When parents with substance use disorders (SUD) who are involved in the child protective service (CPS) system present in SUD treatment, children’s well-being is at risk. Ideally, parental participation in SUD treatment could help children be maintained safely with their parents, but when children must be removed, CPS must abide by time limits imposed by the Adoption and Safe Families Act (ASFA) of 1998. Parents who cannot achieve stable recovery within 15 to 22 months may permanently lose custody of their children. It is urgent that families affected by addiction get the help they need, and quickly.
The family may be caught up in the cycle of substance abuse and child maltreatment. Abuse or neglect in childhood may trigger substance abuse problems in adulthood,1 and when coupled with poverty and mental health problems that often co-exist, the now adult parents may have problems forming attachments with their own children.2 Intervention is needed to interrupt an intergenerational cycle of substance abuse and child maltreatment that could worsen over time. How can we help these families?
The Sobriety Treatment and Recovery Teams (START) model, an integrated program between CPS and SUD service providers, incorporates a number of strategies to engage families with parental substance abuse and child maltreatment in SUD treatment. Those strategies include peer recovery supports; quick access to CPS services and SUD treatment (including treatment for co-occurring disorders); a high level of collaboration between CPS and SUD treatment; engagement of both parents in services; and repeated efforts to engage families in treatment.
START was initiated in 2006 in Kentucky based on the model developed in Ohio3,4 and in response to compelling state statistics showing that almost 90% of children age 3 and younger in state custody were at risk in terms of their safety because of parental substance abuse. The program is directed and funded by the state CPS department (the Kentucky Department for Community Based Services) in partnership with the state behavioral health office that oversees contracts with local treatment providers (the Kentucky Department for Behavioral Health, Developmental and Intellectual Disabilities).
The project could not operate without both CPS and SUD service providers at the table. But because CPS has to implement specific strategies, the initiative must have strong leadership within the CPS system.
START in Kentucky currently operates in two urban, one rural and one Appalachian site. While the model was developed in an urban setting, it also has been effective with adaptations in rural and Appalachian settings.
Based on work with 322 families, 531 adults and 451 children, this integrated program has produced twice the rates of sobriety and less than half the rates of placement of children in state custody (20% or less, vs. 41%) than typical practice.5
Specifically, 66% of women and 40% of men achieved sobriety at closure of their child welfare case, including clean drug tests and progress in both CPS and SUD treatment, compared with a 37% favorable discharge rate overall for CPS-involved clients served in publicly funded SUD treatment programs. These results reflect a cost offset of foster care expenses for CPS of $2.52 for every dollar spent on START substance use disorder treatment and family mentors.

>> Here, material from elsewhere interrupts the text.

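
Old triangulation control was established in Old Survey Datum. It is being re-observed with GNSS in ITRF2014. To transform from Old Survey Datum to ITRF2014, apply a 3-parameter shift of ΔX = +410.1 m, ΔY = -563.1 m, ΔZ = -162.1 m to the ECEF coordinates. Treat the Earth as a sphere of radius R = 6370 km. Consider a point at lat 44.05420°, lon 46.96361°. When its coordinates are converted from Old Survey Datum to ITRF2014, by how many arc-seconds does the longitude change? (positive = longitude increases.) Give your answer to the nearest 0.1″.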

Although this research found that 40% of parents with both child maltreatment and substance abuse lost custody of their children, national figures and rates of long-term permanent loss of custody are not known and are inconsistently tracked among states. We know that the risks to the child remain throughout childhood until age 18; even when reunited, children of substance-abusing parents are more likely to re-enter foster care, with the parents likely to lose custody again.6
Each START team includes a specially trained CPS social worker paired with a family mentor; the team works together on up to 15 cases. Family mentors are individuals with at least three years of sustained recovery from addiction, as well as experiences that sensitize them to child abuse and neglect. Family mentors also might be called “peer support specialists” or “recovery coaches,” and have backgrounds similar to those hired within SUD treatment facilities.
The family mentor meets the family very quickly after the report of child abuse/neglect is made and investigated, to offer hope that the START program can help and that recovery is possible. Amid a sea of professionals, the family mentor can be a friendly face while “keeping things real” with parents. With “been there, done that” knowledge, the family mentor often can see through evasions of the START clients to help guide them toward the honesty necessary for recovery.
Family mentors help parents engage in treatment by accompanying them to their first four treatment appointments with a warm handoff. They also guide parents into recovery supports and provide coaching on relapse prevention, sober parenting and daily living skills. If a parent does not show up for treatment even one day, the family mentor locates the parent to re-engage him/her in the treatment process.
Contact with the family is often very intensive early on and then tapers off as the parents stabilize. Cases are typically open for 14 months, and the family mentors spend an average of 52 hours in direct contact with clients during that time.